I think about who I was the week before that Halloween.  I was an asshole.  I drank WAY too much.  A dear friend said I "radiated hate."  I hated my life desperately.  I was a failure at everything I tried.  I was in agony inside.  And I'd buried my fem self SO deep, that I couldn't figure out why I hurt.  I even wrote a book trying to dig out the reason- if only to give me a reason to live just one more day.  That book was soundly rejected by any and all publishers to this very day- even with my rewrite idea of changing the perspective.

I've written about the internet searches, and of my first transformation makeover, with Karen at Femme fever in New York, in early December 2008.  She gave me my name: Sophie.  Later that month, December 21st, I found Renaissance Transgender Support group.  And Angela's Laptop Lounge.  I met so many amazing people that night, some of whom have passed, others who have "hung up the purse," but most are still with me.  Jennifer, Tina, Kristyn, Jone, Angela... so many!  They took me under their wing that night, and there I've stayed.  And that night, this blog was born!




Halloween Through the Years

For years, I lived for my monthly "Sophie time."  Then, in March 2014, I left my battered male shell behind.

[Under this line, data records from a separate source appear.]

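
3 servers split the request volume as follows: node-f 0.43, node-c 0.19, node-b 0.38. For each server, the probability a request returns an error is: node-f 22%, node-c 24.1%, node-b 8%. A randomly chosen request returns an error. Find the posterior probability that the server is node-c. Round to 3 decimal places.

0.268

Unnormalized posteriors (prior × likelihood):
  node-f: 0.43 × 0.22 = 0.0946
  node-c: 0.19 × 0.241 = 0.04579
  node-b: 0.38 × 0.08 = 0.0304
Normalizing constant = 0.17079.
P(node-c | evidence) = 0.04579 / 0.17079 ≈ 0.268.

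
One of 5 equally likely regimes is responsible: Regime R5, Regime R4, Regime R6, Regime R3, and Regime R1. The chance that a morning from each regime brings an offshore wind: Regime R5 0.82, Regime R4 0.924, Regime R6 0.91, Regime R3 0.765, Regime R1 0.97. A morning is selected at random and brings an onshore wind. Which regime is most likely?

Regime R3

Taking complements, P(onshore | each) = Regime R5 0.18, Regime R4 0.076, Regime R6 0.09, Regime R3 0.235, Regime R1 0.03.
Since the prior is uniform, the posterior is proportional to the likelihood:
  Regime R5: 0.18
  Regime R4: 0.076
  Regime R6: 0.09
  Regime R3: 0.235
  Regime R1: 0.03
Normalizing constant = 0.611.
Largest term belongs to Regime R3, so Regime R3 is most probable.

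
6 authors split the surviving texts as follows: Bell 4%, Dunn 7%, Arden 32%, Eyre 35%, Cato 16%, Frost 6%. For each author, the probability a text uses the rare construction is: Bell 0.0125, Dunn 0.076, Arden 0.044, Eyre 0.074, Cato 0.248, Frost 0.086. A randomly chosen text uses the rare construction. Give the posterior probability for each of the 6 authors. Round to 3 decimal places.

Prior × likelihood for each hypothesis:
  Bell: 0.04 × 0.0125 = 0.0005
  Dunn: 0.07 × 0.076 = 0.00532
  Arden: 0.32 × 0.044 = 0.01408
  Eyre: 0.35 × 0.074 = 0.0259
  Cato: 0.16 × 0.248 = 0.03968
  Frost: 0.06 × 0.086 = 0.00516
Sum = 0.09064.
P(Bell | rare-form) = 0.0005/0.09064 ≈ 0.006
P(Dunn | rare-form) = 0.00532/0.09064 ≈ 0.059
P(Arden | rare-form) = 0.01408/0.09064 ≈ 0.155
P(Eyre | rare-form) = 0.0259/0.09064 ≈ 0.286
P(Cato | rare-form) = 0.03968/0.09064 ≈ 0.438
P(Frost | rare-form) = 0.00516/0.09064 ≈ 0.057
(Check: 0.006+0.059+0.155+0.286+0.438+0.057 = 1.001.)

Bell 0.006, Dunn 0.059, Arden 0.155, Eyre 0.286, Cato 0.438, Frost 0.057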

Now ten years have passed since that Halloween.  I still have the skirt, sweater, necklace, and bra I wore that night.  A couple of years ago, I took a picture of me wearing them.  The cheap corset, horrible shoes, bad wig, clip earrings, and birdseed breasts are LONG gone.  I'm still here.

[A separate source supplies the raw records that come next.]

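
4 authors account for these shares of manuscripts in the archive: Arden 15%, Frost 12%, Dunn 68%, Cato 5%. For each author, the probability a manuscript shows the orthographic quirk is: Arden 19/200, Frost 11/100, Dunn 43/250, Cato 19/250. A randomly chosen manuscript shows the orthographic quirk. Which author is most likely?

Dunn

By Bayes' rule, posterior ∝ prior × likelihood:
  Arden: 0.15 × 0.095 = 0.01425
  Frost: 0.12 × 0.11 = 0.0132
  Dunn: 0.68 × 0.172 = 0.11696
  Cato: 0.05 × 0.076 = 0.0038
Total = 0.14821.
Largest term belongs to Dunn, so Dunn is most probable.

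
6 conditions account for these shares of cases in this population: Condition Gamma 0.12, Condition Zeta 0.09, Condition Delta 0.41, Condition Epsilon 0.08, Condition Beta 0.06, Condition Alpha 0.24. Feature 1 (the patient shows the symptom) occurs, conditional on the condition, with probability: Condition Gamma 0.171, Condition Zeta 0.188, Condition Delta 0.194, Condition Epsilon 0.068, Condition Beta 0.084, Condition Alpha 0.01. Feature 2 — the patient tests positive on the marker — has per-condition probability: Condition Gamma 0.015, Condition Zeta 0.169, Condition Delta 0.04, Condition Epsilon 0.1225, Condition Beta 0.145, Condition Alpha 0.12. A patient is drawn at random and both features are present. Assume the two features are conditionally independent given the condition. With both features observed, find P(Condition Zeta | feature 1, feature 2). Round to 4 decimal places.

Compute prior × likelihood for every hypothesis:
  Condition Gamma: 0.12 × 0.171 × 0.015 = 0.0003078
  Condition Zeta: 0.09 × 0.188 × 0.169 = 0.00285948
  Condition Delta: 0.41 × 0.194 × 0.04 = 0.0031816
  Condition Epsilon: 0.08 × 0.068 × 0.1225 = 0.0006664
  Condition Beta: 0.06 × 0.084 × 0.145 = 0.0007308
  Condition Alpha: 0.24 × 0.01 × 0.12 = 0.000288
Total = 0.00803408.
P(Condition Zeta | evidence) = 0.00285948 / 0.00803408 ≈ 0.3559.

0.3559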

How does this make me feel, ten years on?

I can't help but think about all that I lost because of this one night reopening this "Pandora's Box."  My life was turned completely upside down.  I've written about this often as well- I lost my marriage, career, 90% of my friends, and Lisa.  I've pondered whether or not the losses were all worth it.  (My answer was "No."

Yet, here I am.  A few weeks ago the Darkness had a strong hold on me, and I planned that Today (the 10th anniversary) would be the Last Day.  I'd end it on a day of significance to me.  After all, I can't find a job, the US government is determined to erase me from existence, I'm almost out of unemployment funding, and I lost any and all hope long ago. And people say I'm an inspiration?  I say I'm a warning- this is what can happen if you destroy everything in your life.

Don't worry- I'm not going anywhere intentionally.  I have to do my part by voting the treasonous GOP out of office next week.  Good vs Evil and all that.  I'm ok as long as I have a purpose.

So how do I feel today?

Empty.

I'm 52.  Unemployed.  I'll never be able to retire even if I can find a job (transgender discrimination is now LEGAL in this country.)  It's not because of the events a decade ago- no, I was born this way.  But 10 years ago, my Truth raged back into my dying light.

Truth has a way of causing Pain.


Ms. Marvel

Tonight, I intend to go out, if only for a bit.  I'm broke, so I can't drink, but I feel I should mark the occasion somehow.


For my friends who worship the Goddess, Blessed Samhain.  To all others, Happy Halloween.